Sunday, September 10, 2006

You Go Ahead! I'll Cover You!

Half Life 2: Episode 1

Valve's Half-Life games are arguably some of the best video games ever made, and nothing about them is particularly innovative or original, but both entries in the series simply have the slickest, glossiest production ever seen in games. From beginning to end the gameplay, graphics and sound are flawless down to the smallest details making the games truly immersive, almost cinematic experiences. Half-Life 2 even took things a step further, introducing actual subtext into the story that was actually enhanced by the interactive nature of the game.

Valve have chosen to continue the series in episodic format, although seeing as how their idea of episodic is one episode every six months to a year I wouldn't look to them as the best example of this new business model (hopefully the upcoming Sam And Max games will be the first real contender for that title), and the first instalment in the Half-Life Episodes series is a satisfying taste of that Half-Lifey goodness, although it's too brief to attain the epic heights of its predecessor. That's not to say it was too short though, the game was actually much longer than I expected, and I was quite satisfied that I got my $30 worth. Plot wise not much happens, once again we start out exactly where the last game leaves off and your goal is to safely escape City 17, as the alien fortress that you infiltrated in the last game is about to blow up and take a good chunk of the countryside with it. Along the way you are accosted by the remnants of the alien invasion that you took down in Half Life 2. A few more plot elements are introduced, ranging from the obvious and stupid (“Whatever is in this mysterious data capsule must be incredibly important to the aliens!”) to the potentially interesting (your egghead scientist ally from Half-Life 2 taking charge of the human survivors and his ardent hatred of the posthumans), but we'll have to wait for later instalments to see how they pan out.

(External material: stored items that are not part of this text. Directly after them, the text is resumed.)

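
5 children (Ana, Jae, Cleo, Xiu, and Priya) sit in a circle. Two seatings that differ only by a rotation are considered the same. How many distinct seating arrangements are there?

Fix one person's seat to break rotational symmetry; the remaining 4 people can be arranged in (4)! = 24 ways.

24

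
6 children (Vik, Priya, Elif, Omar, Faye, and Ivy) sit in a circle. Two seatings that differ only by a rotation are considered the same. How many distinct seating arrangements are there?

120

Seat Vik anywhere (absorbing the rotational symmetry), then permute the other 5: (5)! = 120.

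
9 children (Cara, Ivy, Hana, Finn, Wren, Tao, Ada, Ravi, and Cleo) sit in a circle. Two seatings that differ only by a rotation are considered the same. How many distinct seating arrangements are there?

Seat Cara anywhere (absorbing the rotational symmetry), then permute the other 8: (8)! = 40320.

40320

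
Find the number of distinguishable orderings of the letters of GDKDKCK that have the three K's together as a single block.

60

Treat the 3 copies of K as a single block. The multiset to arrange is then {KKK, C, D, D, G}, 5 items in all.
That gives (5)!/(2!) = 60 arrangements.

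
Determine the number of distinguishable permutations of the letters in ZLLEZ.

30

The 5 letters of ZLLEZ have repeats: L appearing twice and Z appearing twice.
The number of distinct arrangements is 5!/(2!·2!) = 120/4 = 30.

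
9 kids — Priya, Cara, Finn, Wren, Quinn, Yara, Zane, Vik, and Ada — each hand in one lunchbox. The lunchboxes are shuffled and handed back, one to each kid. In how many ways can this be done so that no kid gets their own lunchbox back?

133496

Count assignments avoiding every fixed point. For any j of the 9 kids fixed to their own lunchbox, the other 9−j can be arranged in (9−j)! ways.
By inclusion–exclusion this is Σ_{j=0}^{9} (−1)^j C(9,j)·(9−j)!.
Computing: 362880 − 362880 + 181440 − 60480 + 15120 − 3024 + 504 − 72 + 9 − 1 = 133496.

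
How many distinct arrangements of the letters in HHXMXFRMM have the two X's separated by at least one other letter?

There are 9!/(3!·2!·2!) = 15120 arrangements of HHXMXFRMM in total.
If the two X's are adjacent, glue them into one block, leaving 8 items to arrange: (8)!/(3!·2!) = 3360 ways.
Hence 15120 − 3360 = 11760.

11760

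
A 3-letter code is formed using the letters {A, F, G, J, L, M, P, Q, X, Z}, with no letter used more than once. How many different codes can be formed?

Choose and order 3 of the 10 symbols: the first letter has 10 options, the next 9, then 8.
10 × 9 × 8 = 720.

720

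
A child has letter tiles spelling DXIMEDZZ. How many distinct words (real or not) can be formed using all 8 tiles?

The 8 letters of DXIMEDZZ have repeats: D appearing twice and Z appearing twice.
Dividing 8! = 40320 by 2!·2! = 4 for the repeated letters gives 10080.

10080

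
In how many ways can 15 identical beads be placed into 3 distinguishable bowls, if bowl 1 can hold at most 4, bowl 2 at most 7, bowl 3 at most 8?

By stars and bars, unrestricted non-negative solutions to x_1+…+x_3 = 15 number C(15+2,2) = 136.
Subtract solutions that violate a single cap (substitute x_i' = x_i − (cap_i+1)): x_1 ≥ 5 gives C(12,2) = 66; x_2 ≥ 8 gives C(9,2) = 36; x_3 ≥ 9 gives C(8,2) = 28. Together 130.
Add back pairs where two caps are both exceeded: 6 + 3 + 0 = 9.
By inclusion–exclusion the count is 136 − 130 + 9 = 15.

15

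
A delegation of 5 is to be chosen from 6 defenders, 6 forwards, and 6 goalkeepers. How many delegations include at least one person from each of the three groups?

6210

Total 5-person selections from all 18: C(18,5) = 8568.
Selections missing a whole group: no defenders → C(12,5) = 792; no forwards → C(12,5) = 792; no goalkeepers → C(12,5) = 792.
Add back selections omitting two groups (i.e. drawn from a single group): C(6,5) + C(6,5) + C(6,5) = 18.
By inclusion–exclusion: 8568 − 2376 + 18 = 6210.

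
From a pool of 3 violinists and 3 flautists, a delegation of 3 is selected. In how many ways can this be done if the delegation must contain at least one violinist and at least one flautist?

18

With no constraint there are C(6,3) = 20 possible selections.
Subtract selections that omit an entire group: no violinists → C(3,3) = 1; no flautists → C(3,3) = 1.
Both groups omitted at once is impossible, so 20 − 2 = 18.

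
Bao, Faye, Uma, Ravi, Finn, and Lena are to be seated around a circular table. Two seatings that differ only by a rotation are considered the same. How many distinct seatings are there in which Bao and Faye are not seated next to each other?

72

All circular seatings of 6 people number (5)! = 120.
Seatings with Bao beside Faye: treat them as a block with 2 internal orders, giving 2 × (4)! = 48.
Subtracting, 120 − 48 = 72.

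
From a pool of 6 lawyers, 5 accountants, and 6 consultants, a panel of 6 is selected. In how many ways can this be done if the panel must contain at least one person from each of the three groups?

10530

With no constraint there are C(17,6) = 12376 possible selections.
Subtract selections that omit an entire group: no lawyers → C(11,6) = 462; no accountants → C(12,6) = 924; no consultants → C(11,6) = 462.
Add back selections omitting two groups (i.e. drawn from a single group): C(6,6) + C(5,6) + C(6,6) = 2.
By inclusion–exclusion: 12376 − 1848 + 2 = 10530.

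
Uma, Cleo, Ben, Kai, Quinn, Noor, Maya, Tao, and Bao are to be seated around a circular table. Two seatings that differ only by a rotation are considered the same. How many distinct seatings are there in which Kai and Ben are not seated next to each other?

Without the restriction there are (8)! = 40320 seatings.
Seatings with Kai beside Ben: treat them as a block with 2 internal orders, giving 2 × (7)! = 10080.
Subtracting, 40320 − 10080 = 30240.

30240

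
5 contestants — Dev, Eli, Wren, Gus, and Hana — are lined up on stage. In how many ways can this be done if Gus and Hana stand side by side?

48

Place the 3 others and the Gus-Hana pair as 4 objects in a line; the pair has 2 internal arrangements.
That gives 2 × 4! = 2 × 24 = 48.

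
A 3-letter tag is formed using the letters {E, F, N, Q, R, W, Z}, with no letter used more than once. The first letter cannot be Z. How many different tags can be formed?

180

The first letter has 7−1 = 6 choices (anything except Z).
The remaining 2 letters are filled from the other 6 symbols without repetition: 6 × 5 = 30.
Total: 6 × 30 = 180.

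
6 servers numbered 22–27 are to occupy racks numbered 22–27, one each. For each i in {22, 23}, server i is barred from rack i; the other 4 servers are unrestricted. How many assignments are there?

Let Aᵢ (for i ∈ {22, 23}) be the placements that put server i in its forbidden rack. Any j of these fix j positions, leaving (6−j)! ways to fill the rest, and there are C(2,j) ways to pick which j.
By inclusion–exclusion, the number of valid placements is Σ_{j=0}^{2} (−1)^j C(2,j)·(6−j)!.
Computing: 720 − 240 + 24 = 504.

504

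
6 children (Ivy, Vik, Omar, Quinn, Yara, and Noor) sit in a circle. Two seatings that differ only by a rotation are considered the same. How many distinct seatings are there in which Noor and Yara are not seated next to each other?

72

Without the restriction there are (5)! = 120 seatings.
Seatings with Noor beside Yara: treat them as a block with 2 internal orders, giving 2 × (4)! = 48.
Subtracting, 120 − 48 = 72.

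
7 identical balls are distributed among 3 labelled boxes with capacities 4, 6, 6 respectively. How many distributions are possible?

28

By stars and bars, unrestricted non-negative solutions to x_1+…+x_3 = 7 number C(7+2,2) = 36.
Subtract solutions that violate a single cap (substitute x_i' = x_i − (cap_i+1)): x_1 ≥ 5 gives C(4,2) = 6; x_2 ≥ 7 gives C(2,2) = 1; x_3 ≥ 7 gives C(2,2) = 1. Together 8.
No two caps can be exceeded simultaneously, so the pair terms are all 0.
By inclusion–exclusion the count is 36 − 8 + 0 = 28.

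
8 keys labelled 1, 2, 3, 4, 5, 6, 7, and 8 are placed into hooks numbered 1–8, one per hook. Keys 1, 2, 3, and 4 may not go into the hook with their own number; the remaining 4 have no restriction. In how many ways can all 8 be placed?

Let Aᵢ (for 1 ≤ i ≤ 4) be the placements that put key i in its forbidden hook. Any j of these fix j positions, leaving (8−j)! ways to fill the rest, and there are C(4,j) ways to pick which j.
By inclusion–exclusion, the number of valid placements is Σ_{j=0}^{4} (−1)^j C(4,j)·(8−j)!.
Computing: 40320 − 20160 + 4320 − 480 + 24 = 24024.

24024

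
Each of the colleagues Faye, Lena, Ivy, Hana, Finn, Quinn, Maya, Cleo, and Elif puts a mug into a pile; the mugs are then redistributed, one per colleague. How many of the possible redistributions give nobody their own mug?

Let Aᵢ be the assignments in which colleague i gets their own mug. We want the size of the complement of A₁∪…∪A_9.
By inclusion–exclusion this is Σ_{j=0}^{9} (−1)^j C(9,j)·(9−j)!.
Computing: 362880 − 362880 + 181440 − 60480 + 15120 − 3024 + 504 − 72 + 9 − 1 = 133496.

133496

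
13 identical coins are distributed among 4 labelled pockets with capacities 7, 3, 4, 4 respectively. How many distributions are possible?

50

Ignoring the caps, the number of non-negative solutions to x_1+…+x_4 = 13 is C(16,3) = 560.
Subtract solutions that violate a single cap (substitute x_i' = x_i − (cap_i+1)): x_1 ≥ 8 gives C(8,3) = 56; x_2 ≥ 4 gives C(12,3) = 220; x_3 ≥ 5 gives C(11,3) = 165; x_4 ≥ 5 gives C(11,3) = 165. Together 606.
Add back pairs where two caps are both exceeded: 4 + 1 + 1 + 35 + 35 + 20 = 96.
By inclusion–exclusion the count is 560 − 606 + 96 = 50.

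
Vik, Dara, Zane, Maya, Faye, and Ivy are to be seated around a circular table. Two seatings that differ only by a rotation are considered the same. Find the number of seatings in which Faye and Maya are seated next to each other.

Glue Faye and Maya into a block (2 internal orders). Seating 5 units around a circle gives (4)! arrangements.
So 2 × (4)! = 2 × 24 = 48.

48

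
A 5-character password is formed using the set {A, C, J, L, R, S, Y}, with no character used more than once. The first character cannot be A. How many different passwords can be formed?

The first character has 7−1 = 6 choices (anything except A).
The remaining 4 characters are filled from the other 6 symbols without repetition: 6 × 5 × 4 × 3 = 360.
Total: 6 × 360 = 2160.

2160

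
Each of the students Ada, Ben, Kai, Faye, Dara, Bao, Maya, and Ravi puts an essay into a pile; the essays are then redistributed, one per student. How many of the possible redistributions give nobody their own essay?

14833

Count assignments avoiding every fixed point. For any j of the 8 students fixed to their own essay, the other 8−j can be arranged in (8−j)! ways.
By inclusion–exclusion this is Σ_{j=0}^{8} (−1)^j C(8,j)·(8−j)!.
Computing: 40320 − 40320 + 20160 − 6720 + 1680 − 336 + 56 − 8 + 1 = 14833.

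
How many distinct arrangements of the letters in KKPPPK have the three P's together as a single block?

Treat the 3 copies of P as a single block. The multiset to arrange is then {PPP, K, K, K}, 4 items in all.
That gives (4)!/(3!) = 4 arrangements.

4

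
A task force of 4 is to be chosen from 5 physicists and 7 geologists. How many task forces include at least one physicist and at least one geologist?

With no constraint there are C(12,4) = 495 possible selections.
Subtract selections that omit an entire group: no physicists → C(7,4) = 35; no geologists → C(5,4) = 5.
Both groups omitted at once is impossible, so 495 − 40 = 455.

455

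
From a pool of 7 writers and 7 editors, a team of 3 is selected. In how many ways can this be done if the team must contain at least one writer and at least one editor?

Total 3-person selections from all 14: C(14,3) = 364.
Subtract selections that omit an entire group: no writers → C(7,3) = 35; no editors → C(7,3) = 35.
Both groups omitted at once is impossible, so 364 − 70 = 294.

294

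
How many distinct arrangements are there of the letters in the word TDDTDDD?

The 7 letters of TDDTDDD have repeats: D appearing 5 times and T appearing twice.
Dividing 7! = 5040 by 5!·2! = 240 for the repeated letters gives 21.

21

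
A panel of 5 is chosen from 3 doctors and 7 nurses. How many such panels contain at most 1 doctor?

126

Split by how many doctors are chosen (0 through 1).
Sum: C(3,0)·C(7,5) + C(3,1)·C(7,4) = 21 + 105 = 126.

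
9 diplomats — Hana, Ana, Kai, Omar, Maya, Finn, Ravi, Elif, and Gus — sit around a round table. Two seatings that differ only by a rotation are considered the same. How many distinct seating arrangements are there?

40320

Fix one person's seat to break rotational symmetry; the remaining 8 people can be arranged in (8)! = 40320 ways.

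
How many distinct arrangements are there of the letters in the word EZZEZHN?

420

EZZEZHN has 7 letters with E appearing twice and Z appearing 3 times.
So there are 7! / (3!·2!) = 420 distinguishable arrangements.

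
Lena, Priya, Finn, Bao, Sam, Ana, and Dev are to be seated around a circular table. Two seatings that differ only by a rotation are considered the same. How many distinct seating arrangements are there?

Seat Lena anywhere (absorbing the rotational symmetry), then permute the other 6: (6)! = 720.

720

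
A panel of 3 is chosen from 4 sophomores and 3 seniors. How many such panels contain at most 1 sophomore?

13

Split by how many sophomores are chosen (0 through 1).
Sum: C(4,0)·C(3,3) + C(4,1)·C(3,2) = 1 + 12 = 13.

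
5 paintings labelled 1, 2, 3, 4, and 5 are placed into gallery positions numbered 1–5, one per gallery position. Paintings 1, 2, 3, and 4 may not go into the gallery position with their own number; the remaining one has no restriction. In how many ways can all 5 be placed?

Let Aᵢ (for 1 ≤ i ≤ 4) be the placements that put painting i in its forbidden gallery position. Any j of these fix j positions, leaving (5−j)! ways to fill the rest, and there are C(4,j) ways to pick which j.
By inclusion–exclusion, the number of valid placements is Σ_{j=0}^{4} (−1)^j C(4,j)·(5−j)!.
Computing: 120 − 96 + 36 − 8 + 1 = 53.

53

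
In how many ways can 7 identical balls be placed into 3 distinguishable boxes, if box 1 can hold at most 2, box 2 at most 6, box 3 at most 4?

By stars and bars, unrestricted non-negative solutions to x_1+…+x_3 = 7 number C(7+2,2) = 36.
Subtract solutions that violate a single cap (substitute x_i' = x_i − (cap_i+1)): x_1 ≥ 3 gives C(6,2) = 15; x_2 ≥ 7 gives C(2,2) = 1; x_3 ≥ 5 gives C(4,2) = 6. Together 22.
No two caps can be exceeded simultaneously, so the pair terms are all 0.
By inclusion–exclusion the count is 36 − 22 + 0 = 14.

14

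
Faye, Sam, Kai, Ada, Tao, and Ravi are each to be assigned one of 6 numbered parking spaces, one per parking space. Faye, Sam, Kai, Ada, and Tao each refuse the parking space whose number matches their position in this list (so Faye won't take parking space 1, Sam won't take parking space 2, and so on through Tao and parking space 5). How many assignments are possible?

Let Aᵢ (for 1 ≤ i ≤ 5) be the placements that put person i in their forbidden parking space. Any j of these fix j positions, leaving (6−j)! ways to fill the rest, and there are C(5,j) ways to pick which j.
By inclusion–exclusion, the number of valid placements is Σ_{j=0}^{5} (−1)^j C(5,j)·(6−j)!.
Computing: 720 − 600 + 240 − 60 + 10 − 1 = 309.

309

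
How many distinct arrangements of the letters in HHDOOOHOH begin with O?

Fix O in the first position and arrange the remaining 8 letters.
Those 8 letters have H appearing 4 times and O appearing 3 times, giving (8)!/(4!·3!) = 280.

280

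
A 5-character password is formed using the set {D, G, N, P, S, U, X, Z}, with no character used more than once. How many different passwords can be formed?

6720

Choose and order 5 of the 8 symbols: the first character has 8 options, the next 7, and so on down to 4.
That product is 8 × 7 × 6 × 5 × 4 = 6720.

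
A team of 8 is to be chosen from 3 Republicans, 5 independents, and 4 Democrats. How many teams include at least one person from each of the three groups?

485

Unrestricted: C(12,8) = 495 ways to pick any 8 of the 12.
Subtract selections that omit an entire group: no Republicans → C(9,8) = 9; no independents → C(7,8) = 0; no Democrats → C(8,8) = 1.
Add back selections omitting two groups (i.e. drawn from a single group): C(3,8) + C(5,8) + C(4,8) = 0.
By inclusion–exclusion: 495 − 10 + 0 = 485.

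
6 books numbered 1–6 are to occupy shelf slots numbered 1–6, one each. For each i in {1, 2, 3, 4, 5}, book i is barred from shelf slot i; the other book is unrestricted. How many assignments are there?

309

Let Aᵢ (for 1 ≤ i ≤ 5) be the placements that put book i in its forbidden shelf slot. Any j of these fix j positions, leaving (6−j)! ways to fill the rest, and there are C(5,j) ways to pick which j.
By inclusion–exclusion, the number of valid placements is Σ_{j=0}^{5} (−1)^j C(5,j)·(6−j)!.
Computing: 720 − 600 + 240 − 60 + 10 − 1 = 309.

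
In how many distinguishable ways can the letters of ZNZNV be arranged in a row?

30

The 5 letters of ZNZNV have repeats: N appearing twice and Z appearing twice.
So there are 5! / (2!·2!) = 30 distinguishable arrangements.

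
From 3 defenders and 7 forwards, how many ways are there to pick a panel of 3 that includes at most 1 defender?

Split by how many defenders are chosen (0 through 1).
Sum: C(3,0)·C(7,3) + C(3,1)·C(7,2) = 35 + 63 = 98.

98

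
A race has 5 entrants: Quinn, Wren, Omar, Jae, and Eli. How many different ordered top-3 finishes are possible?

60

There are 5 choices for 1st place, 4 for 2nd, and 3 for 3rd.
That gives 5 × 4 × 3 = 60.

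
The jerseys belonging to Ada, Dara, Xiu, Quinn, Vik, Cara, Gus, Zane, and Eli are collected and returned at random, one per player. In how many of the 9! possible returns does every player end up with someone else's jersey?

Count assignments avoiding every fixed point. For any j of the 9 players fixed to their old jersey, the other 9−j can be arranged in (9−j)! ways.
By inclusion–exclusion this is Σ_{j=0}^{9} (−1)^j C(9,j)·(9−j)!.
Computing: 362880 − 362880 + 181440 − 60480 + 15120 − 3024 + 504 − 72 + 9 − 1 = 133496.

133496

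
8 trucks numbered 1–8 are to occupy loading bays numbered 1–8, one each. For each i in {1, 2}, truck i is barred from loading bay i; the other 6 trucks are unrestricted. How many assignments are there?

30960

Let Aᵢ (for i ∈ {1, 2}) be the placements that put truck i in its forbidden loading bay. Any j of these fix j positions, leaving (8−j)! ways to fill the rest, and there are C(2,j) ways to pick which j.
By inclusion–exclusion, the number of valid placements is Σ_{j=0}^{2} (−1)^j C(2,j)·(8−j)!.
Computing: 40320 − 10080 + 720 = 30960.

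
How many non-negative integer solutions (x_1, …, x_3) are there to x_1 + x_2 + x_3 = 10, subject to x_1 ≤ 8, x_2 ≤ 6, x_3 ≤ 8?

50

By stars and bars, unrestricted non-negative solutions to x_1+…+x_3 = 10 number C(10+2,2) = 66.
Subtract solutions that violate a single cap (substitute x_i' = x_i − (cap_i+1)): x_1 ≥ 9 gives C(3,2) = 3; x_2 ≥ 7 gives C(5,2) = 10; x_3 ≥ 9 gives C(3,2) = 3. Together 16.
No two caps can be exceeded simultaneously, so the pair terms are all 0.
By inclusion–exclusion the count is 66 − 16 + 0 = 50.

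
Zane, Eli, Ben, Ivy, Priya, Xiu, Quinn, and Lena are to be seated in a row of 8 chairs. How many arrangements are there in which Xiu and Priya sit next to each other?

10080

Treat {Xiu, Priya} as a single unit. There are 7 units to order, and the pair itself can be ordered 2 ways.
So the count is 2·(7)! = 10080.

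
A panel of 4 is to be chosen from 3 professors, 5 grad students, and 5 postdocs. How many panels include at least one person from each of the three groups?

With no constraint there are C(13,4) = 715 possible selections.
Subtract selections that omit an entire group: no professors → C(10,4) = 210; no grad students → C(8,4) = 70; no postdocs → C(8,4) = 70.
Add back selections omitting two groups (i.e. drawn from a single group): C(3,4) + C(5,4) + C(5,4) = 10.
By inclusion–exclusion: 715 − 350 + 10 = 375.

375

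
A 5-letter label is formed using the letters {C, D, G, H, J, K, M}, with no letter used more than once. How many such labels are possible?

2520

This is a permutation of 5 out of 7: P(7,5) = 7!/2!.
That product is 7 × 6 × 5 × 4 × 3 = 2520.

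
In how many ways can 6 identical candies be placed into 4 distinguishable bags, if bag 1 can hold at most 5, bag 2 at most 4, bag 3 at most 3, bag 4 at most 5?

Ignoring the caps, the number of non-negative solutions to x_1+…+x_4 = 6 is C(9,3) = 84.
Subtract solutions that violate a single cap (substitute x_i' = x_i − (cap_i+1)): x_1 ≥ 6 gives C(3,3) = 1; x_2 ≥ 5 gives C(4,3) = 4; x_3 ≥ 4 gives C(5,3) = 10; x_4 ≥ 6 gives C(3,3) = 1. Together 16.
No two caps can be exceeded simultaneously, so the pair terms are all 0.
By inclusion–exclusion the count is 84 − 16 + 0 = 68.

68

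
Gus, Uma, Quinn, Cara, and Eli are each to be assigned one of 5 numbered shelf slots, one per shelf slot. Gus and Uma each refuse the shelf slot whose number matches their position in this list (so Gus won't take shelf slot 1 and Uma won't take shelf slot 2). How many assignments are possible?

78

Let Aᵢ (for i ∈ {1, 2}) be the placements that put person i in their forbidden shelf slot. Any j of these fix j positions, leaving (5−j)! ways to fill the rest, and there are C(2,j) ways to pick which j.
By inclusion–exclusion, the number of valid placements is Σ_{j=0}^{2} (−1)^j C(2,j)·(5−j)!.
Computing: 120 − 48 + 6 = 78.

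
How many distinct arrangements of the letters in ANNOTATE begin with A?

1260

Fix A in the first position and arrange the remaining 7 letters.
Those 7 letters have N appearing twice and T appearing twice, giving (7)!/(2!·2!) = 1260.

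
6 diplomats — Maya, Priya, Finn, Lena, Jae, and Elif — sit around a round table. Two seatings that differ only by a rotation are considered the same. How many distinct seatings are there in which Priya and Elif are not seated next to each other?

Without the restriction there are (5)! = 120 seatings.
Seatings with Priya beside Elif: treat them as a block with 2 internal orders, giving 2 × (4)! = 48.
Subtracting, 120 − 48 = 72.

72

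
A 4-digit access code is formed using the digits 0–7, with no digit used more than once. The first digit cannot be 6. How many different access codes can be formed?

The first digit has 8−1 = 7 choices (anything except 6).
The remaining 3 digits are filled from the other 7 symbols without repetition: 7 × 6 × 5 = 210.
Total: 7 × 210 = 1470.

1470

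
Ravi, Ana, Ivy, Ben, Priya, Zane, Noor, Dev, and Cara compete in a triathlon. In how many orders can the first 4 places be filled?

3024

There are 9 choices for 1st place, 8 for 2nd, and so on down to 6 for position 4.
That gives 9 × 8 × 7 × 6 = 3024.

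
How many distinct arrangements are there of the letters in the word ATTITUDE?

6720

Letter multiplicities in ATTITUDE: A×1, D×1, E×1, I×1, T×3, U×1.
Dividing 8! = 40320 by 3! = 6 for the repeated letters gives 6720.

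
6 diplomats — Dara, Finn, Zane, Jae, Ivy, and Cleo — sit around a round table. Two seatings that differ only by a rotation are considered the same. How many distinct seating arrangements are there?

120

Fix one person's seat to break rotational symmetry; the remaining 5 people can be arranged in (5)! = 120 ways.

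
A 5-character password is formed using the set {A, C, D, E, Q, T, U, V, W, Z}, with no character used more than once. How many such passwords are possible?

30240

Choose and order 5 of the 10 symbols: the first character has 10 options, the next 9, and so on down to 6.
That product is 10 × 9 × 8 × 7 × 6 = 30240.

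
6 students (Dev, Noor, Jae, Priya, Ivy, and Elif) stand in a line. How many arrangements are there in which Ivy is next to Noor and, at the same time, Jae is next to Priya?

96

Treat {Ivy,Noor} as one block (2 orders) and {Jae,Priya} as another (2 orders).
That leaves 4 units to arrange: 2 × 2 × 4! = 4 × 24 = 96.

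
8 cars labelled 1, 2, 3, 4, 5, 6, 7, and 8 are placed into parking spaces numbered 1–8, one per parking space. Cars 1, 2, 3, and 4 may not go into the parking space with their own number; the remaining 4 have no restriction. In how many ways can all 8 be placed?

24024

Let Aᵢ (for 1 ≤ i ≤ 4) be the placements that put car i in its forbidden parking space. Any j of these fix j positions, leaving (8−j)! ways to fill the rest, and there are C(4,j) ways to pick which j.
By inclusion–exclusion, the number of valid placements is Σ_{j=0}^{4} (−1)^j C(4,j)·(8−j)!.
Computing: 40320 − 20160 + 4320 − 480 + 24 = 24024.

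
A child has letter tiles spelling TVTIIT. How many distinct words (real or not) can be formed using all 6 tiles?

Letter multiplicities in TVTIIT: I×2, T×3, V×1.
Dividing 6! = 720 by 3!·2! = 12 for the repeated letters gives 60.

60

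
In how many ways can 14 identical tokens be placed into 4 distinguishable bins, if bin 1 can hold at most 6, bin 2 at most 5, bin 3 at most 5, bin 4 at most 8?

192

By stars and bars, unrestricted non-negative solutions to x_1+…+x_4 = 14 number C(14+3,3) = 680.
Subtract solutions that violate a single cap (substitute x_i' = x_i − (cap_i+1)): x_1 ≥ 7 gives C(10,3) = 120; x_2 ≥ 6 gives C(11,3) = 165; x_3 ≥ 6 gives C(11,3) = 165; x_4 ≥ 9 gives C(8,3) = 56. Together 506.
Add back pairs where two caps are both exceeded: 4 + 4 + 0 + 10 + 0 + 0 = 18.
By inclusion–exclusion the count is 680 − 506 + 18 = 192.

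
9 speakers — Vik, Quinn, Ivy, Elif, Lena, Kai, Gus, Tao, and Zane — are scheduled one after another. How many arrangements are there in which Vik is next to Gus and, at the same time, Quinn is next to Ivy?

20160

Treat {Vik,Gus} as one block (2 orders) and {Quinn,Ivy} as another (2 orders).
That leaves 7 units to arrange: 2 × 2 × 7! = 4 × 5040 = 20160.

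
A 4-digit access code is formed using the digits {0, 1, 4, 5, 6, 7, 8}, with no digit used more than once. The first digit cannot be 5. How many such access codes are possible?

The first digit has 7−1 = 6 choices (anything except 5).
The remaining 3 digits are filled from the other 6 symbols without repetition: 6 × 5 × 4 = 120.
Total: 6 × 120 = 720.

720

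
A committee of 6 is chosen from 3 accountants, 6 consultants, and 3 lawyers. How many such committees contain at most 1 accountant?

462

Split by how many accountants are chosen (0 through 1).
Sum: C(3,0)·C(9,6) + C(3,1)·C(9,5) = 84 + 378 = 462.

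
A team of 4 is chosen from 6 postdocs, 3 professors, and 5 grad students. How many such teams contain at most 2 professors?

990

Split by how many professors are chosen (0 through 2).
Sum: C(3,0)·C(11,4) + C(3,1)·C(11,3) + C(3,2)·C(11,2) = 330 + 495 + 165 = 990.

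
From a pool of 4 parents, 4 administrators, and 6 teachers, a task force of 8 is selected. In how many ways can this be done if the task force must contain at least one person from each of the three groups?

2912

Total 8-person selections from all 14: C(14,8) = 3003.
Subtract selections that omit an entire group: no parents → C(10,8) = 45; no administrators → C(10,8) = 45; no teachers → C(8,8) = 1.
Add back selections omitting two groups (i.e. drawn from a single group): C(4,8) + C(4,8) + C(6,8) = 0.
By inclusion–exclusion: 3003 − 91 + 0 = 2912.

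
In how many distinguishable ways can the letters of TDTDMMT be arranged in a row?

210

TDTDMMT has 7 letters with D appearing twice, M appearing twice, and T appearing 3 times.
So there are 7! / (3!·2!·2!) = 210 distinguishable arrangements.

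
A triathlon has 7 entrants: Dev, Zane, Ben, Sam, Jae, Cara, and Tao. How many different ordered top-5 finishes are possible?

2520

This is an ordered selection of 5 from 7: P(7,5).
That gives 7 × 6 × 5 × 4 × 3 = 2520.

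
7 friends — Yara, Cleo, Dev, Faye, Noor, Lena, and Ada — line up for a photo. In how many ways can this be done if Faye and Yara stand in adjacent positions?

1440

Treat {Faye, Yara} as a single unit. There are 6 units to order, and the pair itself can be ordered 2 ways.
That gives 2 × 6! = 2 × 720 = 1440.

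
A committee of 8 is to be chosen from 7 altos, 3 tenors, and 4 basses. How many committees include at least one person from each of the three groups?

Unrestricted: C(14,8) = 3003 ways to pick any 8 of the 14.
Selections missing a whole group: no altos → C(7,8) = 0; no tenors → C(11,8) = 165; no basses → C(10,8) = 45.
Add back selections omitting two groups (i.e. drawn from a single group): C(7,8) + C(3,8) + C(4,8) = 0.
By inclusion–exclusion: 3003 − 210 + 0 = 2793.

2793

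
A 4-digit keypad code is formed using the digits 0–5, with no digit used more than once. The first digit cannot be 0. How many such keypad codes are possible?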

Valve have obviously listened to what their fans wanted more of, and it appears that what they wanted more of was clearly the gravity gun! I am fairly sure you could do the whole game (excepting maybe the boss battles) using only the gravity gun as a weapon as almost every part of the game requires it in some way, and with your well armed sidekick Alyx backing you up for most of the game it's very rarely even worth swapping it out for a different weapon. You'd think that picking stuff up and throwing it around would get boring, but the designers once again show their talent and produce a large variety of interesting new scenarios to chuck stuff around in. Introducing Alyx (a major character from the first game) as a permanent partner is nicely done. Her AI is generally pretty good and her comments on your actions (like for example gushing with admiration after you take down a boss enemy) makes the game feel a little more immersive.

Mostly however it's just more of the same that we got in the previous games. The boss battles are recycled from Half-Life 2, and you'll recognise many of the locations you visit from that game too. This is by no means a bad thing of course, just like the first two games this episode is a joy to play simply because of the simple attention to detail and imaginative level design brought to it by the developers. Yes, many of the scenarios are variations on those found in earlier games but these guys seem to have some clever knack to making them fresh and fun each time you encounter them.


andrew brown said...

my greatest achievement in HL2 was getting through the game with a GeForce2mx, I ran it in DX7 mode with NO detail, and objects would appear only meters away from me, and the frame rate would never rise about 25 and in some spots it was more seconds per frame (mind you, that was in a non-interactive portion, so that's ok)

That's a challenge!

I'd like to try this new one out on my laptop, it's just a shame I don't have a mouse or enough hard drive space.

Jon said...

That's quite an achievement. Sounds like me trying to play Oblivion before I got my new computer.